Belakangan ini istilah resesi makin sering didengungkan dan menjadi bagian dari dinamika dalam pengambilan keputusan investasi. Bagaimana tidak, resesi adalah kondisi di mana ekonomi mengalami penurunan setidaknya dalam 2 kuartal berturut-turut. Dalam konteks investasi instrumen pasar modal, misalnya, resesi berarti emiten atau perusahaan secara umum mengalami penurunan laba atau bahkan merugi karena turunnya daya beli. Pemburukan kondisi keuangan perusahaan tentunya akan membuat harga sahamnya maupun harga obligasinya rentan terhadap koreksi karena aksi jual investor dan dalam kondisi tertentu penurunan peringkat utang.

 

Ya, resesi memang membuat pelaku pasar menyesuaikan posisi portfolionya sehubungan dengan sinyal akan berubahnya dinamika ekonomi. Sesuatu yang dapat dipahami dan dimengerti.

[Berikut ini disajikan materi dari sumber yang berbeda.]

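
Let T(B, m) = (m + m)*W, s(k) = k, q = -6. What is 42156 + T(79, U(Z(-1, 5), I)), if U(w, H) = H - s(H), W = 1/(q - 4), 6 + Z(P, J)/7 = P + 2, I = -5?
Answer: 42156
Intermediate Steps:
Z(P, J) = -28 + 7*P (Z(P, J) = -42 + 7*(P + 2) = -42 + 7*(2 + P) = -42 + (14 + 7*P) = -28 + 7*P)
W = -⅒ (W = 1/(-6 - 4) = 1/(-10) = -⅒ ≈ -0.10000)
U(w, H) = 0 (U(w, H) = H - H = 0)
T(B, m) = -m/5 (T(B, m) = (m + m)*(-⅒) = (2*m)*(-⅒) = -m/5)
42156 + T(79, U(Z(-1, 5), I)) = 42156 - ⅕*0 = 42156 + 0 = 42156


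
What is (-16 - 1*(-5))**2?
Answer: 121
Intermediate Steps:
(-16 - 1*(-5))**2 = (-16 + 5)**2 = (-11)**2 = 121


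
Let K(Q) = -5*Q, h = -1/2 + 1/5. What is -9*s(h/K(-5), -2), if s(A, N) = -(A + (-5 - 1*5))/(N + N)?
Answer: 22527/1000 ≈ 22.527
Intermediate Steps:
h = -3/10 (h = -1*½ + 1*(⅕) = -½ + ⅕ = -3/10 ≈ -0.30000)
s(A, N) = -(-10 + A)/(2*N) (s(A, N) = -(A + (-5 - 5))/(2*N) = -(A - 10)*1/(2*N) = -(-10 + A)*1/(2*N) = -(-10 + A)/(2*N))
-9*s(h/K(-5), -2) = -9*(10 - (-3)/(10*((-5*(-5)))))/(2*(-2)) = -9*(-1)*(10 - (-3)/(10*25))/(2*2) = -9*(-1)*(10 - 1*(-3/250))/(2*2) = -9*(-1)*(10 + 3/250)/(2*2) = -9*(-1)*2503/(2*2*250) = -9*(-2503/1000) = 22527/1000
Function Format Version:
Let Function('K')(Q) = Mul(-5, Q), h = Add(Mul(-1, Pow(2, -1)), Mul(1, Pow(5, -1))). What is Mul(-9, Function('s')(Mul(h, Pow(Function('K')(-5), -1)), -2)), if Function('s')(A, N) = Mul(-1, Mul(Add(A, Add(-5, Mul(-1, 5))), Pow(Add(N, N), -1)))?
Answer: Rational(22527, 1000) ≈ 22.527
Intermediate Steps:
h = Rational(-3, 10) (h = Add(Mul(-1, Rational(1, 2)), Mul(1, Rational(1, 5))) = Add(Rational(-1, 2), Rational(1, 5)) = Rational(-3, 10) ≈ -0.30000)
Function('s')(A, N) = Mul(Rational(-1, 2), Pow(N, -1), Add(-10, A)) (Function('s')(A, N) = Mul(-1, Mul(Add(A, Add(-5, -5)), Pow(Mul(2, N), -1))) = Mul(-1, Mul(Add(A, -10), Mul(Rational(1, 2), Pow(N, -1)))) = Mul(-1, Mul(Add(-10, A), Mul(Rational(1, 2), Pow(N, -1)))) = Mul(-1, Mul(Rational(1, 2), Pow(N, -1), Add(-10, A))) = Mul(Rational(-1, 2), Pow(N, -1), Add(-10, A)))
Mul(-9, Function('s')(Mul(h, Pow(Function('K')(-5), -1)), -2)) = Mul(-9, Mul(Rational(1, 2), Pow(-2, -1), Add(10, Mul(-1, Mul(Rational(-3, 10), Pow(Mul(-5, -5), -1)))))) = Mul(-9, Mul(Rational(1, 2), Rational(-1, 2), Add(10, Mul(-1, Mul(Rational(-3, 10), Pow(25, -1)))))) = Mul(-9, Mul(Rational(1, 2), Rational(-1, 2), Add(10, Mul(-1, Mul(Rational(-3, 10), Rational(1, 25)))))) = Mul(-9, Mul(Rational(1, 2), Rational(-1, 2), Add(10, Mul(-1, Rational(-3, 250))))) = Mul(-9, Mul(Rational(1, 2), Rational(-1, 2), Add(10, Rational(3, 250)))) = Mul(-9, Mul(Rational(1, 2), Rational(-1, 2), Rational(2503, 250))) = Mul(-9, Rational(-2503, 1000)) = Rational(22527, 1000)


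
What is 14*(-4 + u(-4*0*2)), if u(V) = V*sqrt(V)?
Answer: -56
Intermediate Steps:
u(V) = V**(3/2)
14*(-4 + u(-4*0*2)) = 14*(-4 + (-4*0*2)**(3/2)) = 14*(-4 + (0*2)**(3/2)) = 14*(-4 + 0**(3/2)) = 14*(-4 + 0) = 14*(-4) = -56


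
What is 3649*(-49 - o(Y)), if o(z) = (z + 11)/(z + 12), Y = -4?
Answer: -1455951/8 ≈ -1.8199e+5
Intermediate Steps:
o(z) = (11 + z)/(12 + z)
3649*(-49 - o(Y)) = 3649*(-49 - (11 - 4)/(12 - 4)) = 3649*(-49 - 7/8) = 3649*(-399/8) = -1455951/8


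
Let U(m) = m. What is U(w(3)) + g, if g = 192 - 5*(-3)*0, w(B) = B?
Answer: 195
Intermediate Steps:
g = 192 (g = 192 - (-15)*0 = 192 - 1*0 = 192 + 0 = 192)
U(w(3)) + g = 3 + 192 = 195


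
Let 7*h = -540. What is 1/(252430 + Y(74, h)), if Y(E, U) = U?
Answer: 7/1766470 ≈ 3.9627e-6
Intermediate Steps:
h = -540/7 (h = (1/7)*(-540) = -540/7 ≈ -77.143)
1/(252430 + Y(74, h)) = 1/(252430 - 540/7) = 1/(1766470/7) = 7/1766470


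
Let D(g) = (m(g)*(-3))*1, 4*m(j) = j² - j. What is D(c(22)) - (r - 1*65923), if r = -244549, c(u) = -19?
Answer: 310187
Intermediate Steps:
m(j) = -j/4 + j²/4 (m(j) = (j² - j)/4 = -j/4 + j²/4)
D(g) = -3*g*(-1 + g)/4 (D(g) = ((g*(-1 + g)/4)*(-3))*1 = -3*g*(-1 + g)/4*1 = -3*g*(-1 + g)/4)
D(c(22)) - (r - 1*65923) = (¾)*(-19)*(1 - 1*(-19)) - (-244549 - 1*65923) = (¾)*(-19)*(1 + 19) - (-244549 - 65923) = (¾)*(-19)*20 - 1*(-310472) = -285 + 310472 = 310187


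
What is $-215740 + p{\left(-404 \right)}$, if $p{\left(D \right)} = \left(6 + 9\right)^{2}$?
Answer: $-215515$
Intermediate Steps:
$p{\left(D \right)} = 225$ ($p{\left(D \right)} = 15^{2} = 225$)
$-215740 + p{\left(-404 \right)} = -215740 + 225 = -215515$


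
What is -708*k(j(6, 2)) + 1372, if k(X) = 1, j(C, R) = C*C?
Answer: 664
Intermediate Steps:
j(C, R) = C**2
-708*k(j(6, 2)) + 1372 = -708*1 + 1372 = -708 + 1372 = 664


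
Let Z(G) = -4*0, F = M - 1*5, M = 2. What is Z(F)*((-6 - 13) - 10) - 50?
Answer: -50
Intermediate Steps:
F = -3 (F = 2 - 1*5 = 2 - 5 = -3)
Z(G) = 0
Z(F)*((-6 - 13) - 10) - 50 = 0*((-6 - 13) - 10) - 50 = 0*(-19 - 10) - 50 = 0*(-29) - 50 = 0 - 50 = -50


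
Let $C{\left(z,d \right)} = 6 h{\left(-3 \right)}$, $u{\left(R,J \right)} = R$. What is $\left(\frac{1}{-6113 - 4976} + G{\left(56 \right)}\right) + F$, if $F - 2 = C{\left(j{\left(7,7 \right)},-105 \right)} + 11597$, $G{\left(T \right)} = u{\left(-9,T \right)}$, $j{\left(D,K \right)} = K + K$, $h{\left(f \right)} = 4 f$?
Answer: $\frac{127723101}{11089} \approx 11518.0$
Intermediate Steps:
$j{\left(D,K \right)} = 2 K$
$C{\left(z,d \right)} = -72$ ($C{\left(z,d \right)} = 6 \cdot 4 \left(-3\right) = 6 \left(-12\right) = -72$)
$G{\left(T \right)} = -9$
$F = 11527$ ($F = 2 + \left(-72 + 11597\right) = 2 + 11525 = 11527$)
$\left(\frac{1}{-6113 - 4976} + G{\left(56 \right)}\right) + F = \left(\frac{1}{-6113 - 4976} - 9\right) + 11527 = \left(\frac{1}{-11089} - 9\right) + 11527 = \left(- \frac{1}{11089} - 9\right) + 11527 = - \frac{99802}{11089} + 11527 = \frac{127723101}{11089}$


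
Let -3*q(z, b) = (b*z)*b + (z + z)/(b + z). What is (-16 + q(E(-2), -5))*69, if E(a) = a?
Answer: 230/7 ≈ 32.857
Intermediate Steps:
q(z, b) = -2*z/(3*(b + z)) - z*b²/3 (q(z, b) = -((b*z)*b + (z + z)/(b + z))/3 = -(z*b² + (2*z)/(b + z))/3 = -(z*b² + 2*z/(b + z))/3 = -2*z/(3*(b + z)) - z*b²/3)
(-16 + q(E(-2), -5))*69 = (-16 - 1*(-2)*(2 + (-5)³ - 2*(-5)²)/(3*(-5) + 3*(-2)))*69 = (-16 - 1*(-2)*(2 - 125 - 2*25)/(-15 - 6))*69 = (-16 - 1*(-2)*(2 - 125 - 50)/(-21))*69 = (-16 - 1*(-2)*(-1/21)*(-173))*69 = (-16 + 346/21)*69 = (10/21)*69 = 230/7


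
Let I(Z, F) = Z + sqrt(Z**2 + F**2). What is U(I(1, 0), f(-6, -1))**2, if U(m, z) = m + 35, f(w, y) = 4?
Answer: 1369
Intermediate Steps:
I(Z, F) = Z + sqrt(F**2 + Z**2)
U(m, z) = 35 + m
U(I(1, 0), f(-6, -1))**2 = (35 + (1 + sqrt(0**2 + 1**2)))**2 = (35 + (1 + sqrt(0 + 1)))**2 = (35 + (1 + sqrt(1)))**2 = (35 + (1 + 1))**2 = (35 + 2)**2 = 37**2 = 1369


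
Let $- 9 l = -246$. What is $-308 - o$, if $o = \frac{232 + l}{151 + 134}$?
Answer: $- \frac{264118}{855} \approx -308.91$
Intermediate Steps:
$l = \frac{82}{3}$ ($l = \left(- \frac{1}{9}\right) \left(-246\right) = \frac{82}{3} \approx 27.333$)
$o = \frac{778}{855}$ ($o = \frac{232 + \frac{82}{3}}{151 + 134} = \frac{778}{3 \cdot 285} = \frac{778}{3} \cdot \frac{1}{285} = \frac{778}{855} \approx 0.90994$)
$-308 - o = -308 - \frac{778}{855} = - \frac{264118}{855}$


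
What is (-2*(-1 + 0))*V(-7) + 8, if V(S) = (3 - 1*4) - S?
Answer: 20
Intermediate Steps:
V(S) = -1 - S (V(S) = (3 - 4) - S = -1 - S)
(-2*(-1 + 0))*V(-7) + 8 = (-2*(-1 + 0))*(-1 - 1*(-7)) + 8 = (-2*(-1))*(-1 + 7) + 8 = 2*6 + 8 = 12 + 8 = 20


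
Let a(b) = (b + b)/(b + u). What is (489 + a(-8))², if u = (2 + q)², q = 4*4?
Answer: 1492045129/6241 ≈ 2.3907e+5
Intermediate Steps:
q = 16
u = 324 (u = (2 + 16)² = 18² = 324)
a(b) = 2*b/(324 + b) (a(b) = (b + b)/(b + 324) = (2*b)/(324 + b) = 2*b/(324 + b))
(489 + a(-8))² = (489 + 2*(-8)/(324 - 8))² = (489 + 2*(-8)/316)² = (489 + 2*(-8)*(1/316))² = (489 - 4/79)² = (38627/79)² = 1492045129/6241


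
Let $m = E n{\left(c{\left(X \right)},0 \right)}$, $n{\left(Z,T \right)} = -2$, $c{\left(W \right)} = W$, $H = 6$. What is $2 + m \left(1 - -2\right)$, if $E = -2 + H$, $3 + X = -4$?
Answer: $-22$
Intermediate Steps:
$X = -7$ ($X = -3 - 4 = -7$)
$E = 4$ ($E = -2 + 6 = 4$)
$m = -8$ ($m = 4 \left(-2\right) = -8$)
$2 + m \left(1 - -2\right) = 2 - 8 \left(1 - -2\right) = 2 - 8 \left(1 + 2\right) = 2 - 24 = -22$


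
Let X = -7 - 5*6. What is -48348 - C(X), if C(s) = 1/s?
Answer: -1788875/37 ≈ -48348.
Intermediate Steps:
X = -37 (X = -7 - 30 = -37)
-48348 - C(X) = -48348 - 1/(-37) = -48348 - 1*(-1/37) = -48348 + 1/37 = -1788875/37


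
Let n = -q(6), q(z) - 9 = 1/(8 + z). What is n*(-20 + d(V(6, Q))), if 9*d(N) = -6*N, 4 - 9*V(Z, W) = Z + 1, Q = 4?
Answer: 11303/63 ≈ 179.41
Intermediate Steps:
q(z) = 9 + 1/(8 + z)
V(Z, W) = ⅓ - Z/9 (V(Z, W) = 4/9 - (Z + 1)/9 = 4/9 - (1 + Z)/9 = 4/9 + (-⅑ - Z/9) = ⅓ - Z/9)
d(N) = -2*N/3 (d(N) = (-6*N)/9 = -2*N/3)
n = -127/14 (n = -(73 + 9*6)/(8 + 6) = -(73 + 54)/14 = -127/14 ≈ -9.0714)
n*(-20 + d(V(6, Q))) = -127*(-20 - 2*(⅓ - ⅑*6)/3)/14 = -127*(-20 - 2*(⅓ - ⅔)/3)/14 = -127*(-20 - ⅔*(-⅓))/14 = -127*(-20 + 2/9)/14 = -127/14*(-178/9) = 11303/63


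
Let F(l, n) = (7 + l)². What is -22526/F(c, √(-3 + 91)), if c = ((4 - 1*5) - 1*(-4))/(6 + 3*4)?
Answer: -810936/1849 ≈ -438.58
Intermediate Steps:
c = ⅙ (c = ((4 - 5) + 4)/(6 + 12) = (-1 + 4)/18 = 3*(1/18) = ⅙ ≈ 0.16667)
-22526/F(c, √(-3 + 91)) = -22526/(7 + ⅙)² = -22526/((43/6)²) = -22526/1849/36 = -22526*36/1849 = -810936/1849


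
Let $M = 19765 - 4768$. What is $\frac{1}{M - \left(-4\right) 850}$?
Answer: $\frac{1}{18397} \approx 5.4357 \cdot 10^{-5}$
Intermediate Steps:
$M = 14997$
$\frac{1}{M - \left(-4\right) 850} = \frac{1}{14997 - \left(-4\right) 850} = \frac{1}{14997 - -3400} = \frac{1}{14997 + 3400} = \frac{1}{18397}$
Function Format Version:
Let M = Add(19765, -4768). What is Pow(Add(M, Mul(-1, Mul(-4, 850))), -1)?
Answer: Rational(1, 18397) ≈ 5.4357e-5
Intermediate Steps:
M = 14997
Pow(Add(M, Mul(-1, Mul(-4, 850))), -1) = Pow(Add(14997, Mul(-1, Mul(-4, 850))), -1) = Pow(Add(14997, Mul(-1, -3400)), -1) = Pow(Add(14997, 3400), -1) = Pow(18397, -1) = Rational(1, 18397)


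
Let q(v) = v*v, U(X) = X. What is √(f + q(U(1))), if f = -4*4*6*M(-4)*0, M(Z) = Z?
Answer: 1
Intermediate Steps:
q(v) = v²
f = 0 (f = -4*4*6*(-4)*0 = -96*(-4)*0 = -4*(-96)*0 = 384*0 = 0)
√(f + q(U(1))) = √(0 + 1²) = √(0 + 1) = √1 = 1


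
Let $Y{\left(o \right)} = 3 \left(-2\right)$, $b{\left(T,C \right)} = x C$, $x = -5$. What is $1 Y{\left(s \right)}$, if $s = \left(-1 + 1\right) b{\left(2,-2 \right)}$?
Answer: $-6$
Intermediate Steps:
$b{\left(T,C \right)} = - 5 C$
$s = 0$ ($s = \left(-1 + 1\right) \left(\left(-5\right) \left(-2\right)\right) = 0 \cdot 10 = 0$)
$Y{\left(o \right)} = -6$
$1 Y{\left(s \right)} = 1 \left(-6\right) = -6$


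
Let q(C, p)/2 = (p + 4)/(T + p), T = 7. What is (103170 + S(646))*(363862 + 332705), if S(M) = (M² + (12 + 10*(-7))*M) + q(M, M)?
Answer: 219705628218618/653 ≈ 3.3646e+11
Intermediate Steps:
q(C, p) = 2*(4 + p)/(7 + p) (q(C, p) = 2*((p + 4)/(7 + p)) = 2*((4 + p)/(7 + p)) = 2*(4 + p)/(7 + p))
S(M) = M² - 58*M + 2*(4 + M)/(7 + M) (S(M) = (M² + (12 + 10*(-7))*M) + 2*(4 + M)/(7 + M) = (M² + (12 - 70)*M) + 2*(4 + M)/(7 + M) = (M² - 58*M) + 2*(4 + M)/(7 + M) = M² - 58*M + 2*(4 + M)/(7 + M))
(103170 + S(646))*(363862 + 332705) = (103170 + (8 + 2*646 + 646*(-58 + 646)*(7 + 646))/(7 + 646))*(363862 + 332705) = (103170 + (8 + 1292 + 646*588*653)/653)*696567 = (103170 + (8 + 1292 + 248040744)/653)*696567 = (103170 + (1/653)*248042044)*696567 = (103170 + 248042044/653)*696567 = (315412054/653)*696567 = 219705628218618/653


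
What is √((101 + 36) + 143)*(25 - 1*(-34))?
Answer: 118*√70 ≈ 987.26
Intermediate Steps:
√((101 + 36) + 143)*(25 - 1*(-34)) = √(137 + 143)*(25 + 34) = √280*59 = (2*√70)*59 = 118*√70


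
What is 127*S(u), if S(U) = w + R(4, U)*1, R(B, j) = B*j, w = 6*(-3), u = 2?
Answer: -1270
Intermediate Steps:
w = -18
S(U) = -18 + 4*U (S(U) = -18 + (4*U)*1 = -18 + 4*U)
127*S(u) = 127*(-18 + 4*2) = 127*(-18 + 8) = 127*(-10) = -1270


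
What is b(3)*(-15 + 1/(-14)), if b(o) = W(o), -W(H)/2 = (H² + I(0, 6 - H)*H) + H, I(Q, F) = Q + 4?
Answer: 5064/7 ≈ 723.43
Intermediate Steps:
I(Q, F) = 4 + Q
W(H) = -10*H - 2*H² (W(H) = -2*((H² + (4 + 0)*H) + H) = -2*((H² + 4*H) + H) = -2*(H² + 5*H) = -10*H - 2*H²)
b(o) = -2*o*(5 + o)
b(3)*(-15 + 1/(-14)) = (-2*3*(5 + 3))*(-15 + 1/(-14)) = (-2*3*8)*(-15 - 1/14) = -48*(-211/14) = 5064/7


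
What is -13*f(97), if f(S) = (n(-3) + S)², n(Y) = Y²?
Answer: -146068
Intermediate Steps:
f(S) = (9 + S)² (f(S) = ((-3)² + S)² = (9 + S)²)
-13*f(97) = -13*(9 + 97)² = -13*106² = -13*11236 = -146068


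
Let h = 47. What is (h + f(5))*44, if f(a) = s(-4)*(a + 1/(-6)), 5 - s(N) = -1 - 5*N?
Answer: -2728/3 ≈ -909.33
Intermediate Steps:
s(N) = 6 + 5*N (s(N) = 5 - (-1 - 5*N) = 5 + (1 + 5*N) = 6 + 5*N)
f(a) = 7/3 - 14*a (f(a) = (6 + 5*(-4))*(a + 1/(-6)) = (6 - 20)*(a - 1/6) = -14*(-1/6 + a) = 7/3 - 14*a)
(h + f(5))*44 = (47 + (7/3 - 14*5))*44 = (47 + (7/3 - 70))*44 = (47 - 203/3)*44 = -62/3*44 = -2728/3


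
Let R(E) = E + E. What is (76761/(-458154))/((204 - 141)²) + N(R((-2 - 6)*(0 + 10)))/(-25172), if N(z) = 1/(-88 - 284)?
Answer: -632248997/15015513539376 ≈ -4.2106e-5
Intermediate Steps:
R(E) = 2*E
N(z) = -1/372 (N(z) = 1/(-372) = -1/372)
(76761/(-458154))/((204 - 141)²) + N(R((-2 - 6)*(0 + 10)))/(-25172) = (76761/(-458154))/((204 - 141)²) - 1/372/(-25172) = (76761*(-1/458154))/(63²) - 1/372*(-1/25172) = -8529/50906/3969 + 1/9363984 = -8529/50906*1/3969 + 1/9363984 = -2843/67348638 + 1/9363984 = -632248997/15015513539376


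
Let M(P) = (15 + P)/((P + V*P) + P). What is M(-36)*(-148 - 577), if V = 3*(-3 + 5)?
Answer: -5075/96 ≈ -52.865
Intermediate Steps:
V = 6 (V = 3*2 = 6)
M(P) = (15 + P)/(8*P) (M(P) = (15 + P)/((P + 6*P) + P) = (15 + P)/(7*P + P) = (15 + P)/((8*P)) = (15 + P)*(1/(8*P)) = (15 + P)/(8*P))
M(-36)*(-148 - 577) = ((1/8)*(15 - 36)/(-36))*(-148 - 577) = ((1/8)*(-1/36)*(-21))*(-725) = (7/96)*(-725) = -5075/96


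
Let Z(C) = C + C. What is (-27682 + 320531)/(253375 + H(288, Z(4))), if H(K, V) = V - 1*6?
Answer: 292849/253377 ≈ 1.1558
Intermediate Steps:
Z(C) = 2*C
H(K, V) = -6 + V (H(K, V) = V - 6 = -6 + V)
(-27682 + 320531)/(253375 + H(288, Z(4))) = (-27682 + 320531)/(253375 + (-6 + 2*4)) = 292849/(253375 + (-6 + 8)) = 292849/(253375 + 2) = 292849/253377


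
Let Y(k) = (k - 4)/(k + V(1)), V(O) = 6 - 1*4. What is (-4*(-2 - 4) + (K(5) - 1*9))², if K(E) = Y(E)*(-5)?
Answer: 10000/49 ≈ 204.08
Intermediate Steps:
V(O) = 2 (V(O) = 6 - 4 = 2)
Y(k) = (-4 + k)/(2 + k) (Y(k) = (k - 4)/(k + 2) = (-4 + k)/(2 + k))
K(E) = -5*(-4 + E)/(2 + E) (K(E) = ((-4 + E)/(2 + E))*(-5) = -5*(-4 + E)/(2 + E))
(-4*(-2 - 4) + (K(5) - 1*9))² = (-4*(-2 - 4) + (5*(4 - 1*5)/(2 + 5) - 1*9))² = (-4*(-6) + (5*(4 - 5)/7 - 9))² = (24 + (5*(⅐)*(-1) - 9))² = (24 + (-5/7 - 9))² = (24 - 68/7)² = (100/7)² = 10000/49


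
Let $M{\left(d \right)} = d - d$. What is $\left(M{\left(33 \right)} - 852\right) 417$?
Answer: $-355284$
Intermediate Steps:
$M{\left(d \right)} = 0$
$\left(M{\left(33 \right)} - 852\right) 417 = \left(0 - 852\right) 417 = \left(-852\right) 417 = -355284$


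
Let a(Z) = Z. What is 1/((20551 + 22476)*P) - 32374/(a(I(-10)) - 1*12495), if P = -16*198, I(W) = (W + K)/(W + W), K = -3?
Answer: 8023427101763/3096543729312 ≈ 2.5911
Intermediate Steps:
I(W) = (-3 + W)/(2*W) (I(W) = (W - 3)/(W + W) = (-3 + W)/((2*W)) = (-3 + W)*(1/(2*W)) = (-3 + W)/(2*W))
P = -3168
1/((20551 + 22476)*P) - 32374/(a(I(-10)) - 1*12495) = 1/((20551 + 22476)*(-3168)) - 32374/((½)*(-3 - 10)/(-10) - 1*12495) = -1/3168/43027 - 32374/((½)*(-⅒)*(-13) - 12495) = (1/43027)*(-1/3168) - 32374/(13/20 - 12495) = -1/136309536 - 32374/(-249887/20) = -1/136309536 - 32374*(-20/249887) = -1/136309536 + 647480/249887 = 8023427101763/3096543729312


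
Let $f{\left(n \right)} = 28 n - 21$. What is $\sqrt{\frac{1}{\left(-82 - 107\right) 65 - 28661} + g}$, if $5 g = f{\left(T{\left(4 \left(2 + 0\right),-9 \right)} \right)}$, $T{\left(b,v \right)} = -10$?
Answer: $\frac{i \sqrt{2523246272230}}{204730} \approx 7.7589 i$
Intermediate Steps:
$f{\left(n \right)} = -21 + 28 n$
$g = - \frac{301}{5}$ ($g = \frac{-21 + 28 \left(-10\right)}{5} = \frac{-21 - 280}{5} = \frac{1}{5} \left(-301\right) = - \frac{301}{5} \approx -60.2$)
$\sqrt{\frac{1}{\left(-82 - 107\right) 65 - 28661} + g} = \sqrt{\frac{1}{\left(-82 - 107\right) 65 - 28661} - \frac{301}{5}} = \sqrt{\frac{1}{\left(-189\right) 65 - 28661} - \frac{301}{5}} = \sqrt{\frac{1}{-12285 - 28661} - \frac{301}{5}} = \sqrt{\frac{1}{-40946} - \frac{301}{5}} = \sqrt{- \frac{1}{40946} - \frac{301}{5}} = \sqrt{- \frac{12324751}{204730}} = \frac{i \sqrt{2523246272230}}{204730}$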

Baiklah kita pilah pernyataan di atas.

 

Pertama, kenapa terjadi resesi?

 

Dalam konteks siklus bisnis, resesi adalah hal yang wajar, karena ekonomi dari waktu ke waktu akan bergerak terlalu cepat dan mencapai kapasitas optimalnya. Secara mikro, perusahaan dapat tumbuh dengan cepat dan menjadi besar sehingga pertumbuhan pendapatannya melambat seiring dengan terbatasnya permintaan, munculnya kompetisi dan lain-lain. Lalu perusahaan berinovasi dan kembali menemukan cara untuk dapat tumbuh kembali. Secara akumulatif bisa saja ini terjadi di perekonomian suatu negara. Kadang-kadang disebut overheat. Pemerintah dapat turun tangan dengan berbagai kebijakan untuk mendinginkan kembali ekonomi sehingga dapat mengalami pertumbuhan yang ideal.

 

Saat ini, yang memicu potensi resesi di Indonesia dan bahkan di seluruh dunia adalah pandemi Covid 19. Faktor tunggal ini memang berbeda dari resesi yang disebabkan siklus bisnis normal. Solusi utama tentunya mencari vaksin Covid 19 dan semuanya bisa kembali normal. Di sini faktor psikologis menjadi penting. Buat sebagian pelaku pasar, faktor ketidakpastian ini cukup tinggi sehingga mereka memilih keluar dari instrumen saham maupun obligasi mengingat fluktuasi harganya sangat tinggi dan dapat terkoreksi sangat cepat. Buat sebagian pelaku lainnya, ini bisa dijadikan momentum untuk mengakumulasi atau melakukan dollar cost averaging portofolio investasi mereka.

 

Selain aktivitas pencarian vaksin, pemerintah di seluruh dunia mencoba menghentikan atau memperlambat pandemi ini melalui berbagai upaya dan kebijakan. Di Indonesia, selain upaya di sektor kesehatan, berbagai stimulus mulai diluncurkan sebagai solusi transisi. Kebijakan fiskal dan moneter terus dilakukan. Berbagai kebijakan ini dilakukan agar dampak ekonomi terutama pada daya beli khususnya kelompok masyarakat terdampat tidak memburuk dan dapat melewati masa tunggu ini.

 

Dari sisi penangan pandemi, kebijakan PSBB akan terus dilakukan berbagai pemerintah daerah untuk mengurangi perluasan penularan. Pemprov DKI Jakarta sendiri kembali melakukan PSBB sejak tanggal 14 September dan diperpanjang sampai 11 Oktober 2020. Peningkatan kasus harian mulai melambat. PSBB sendiri di Indonesia bukan dalam bentuk total lockdown namun masih memberikan ruang kegiatan ekonomi tetap berjalan.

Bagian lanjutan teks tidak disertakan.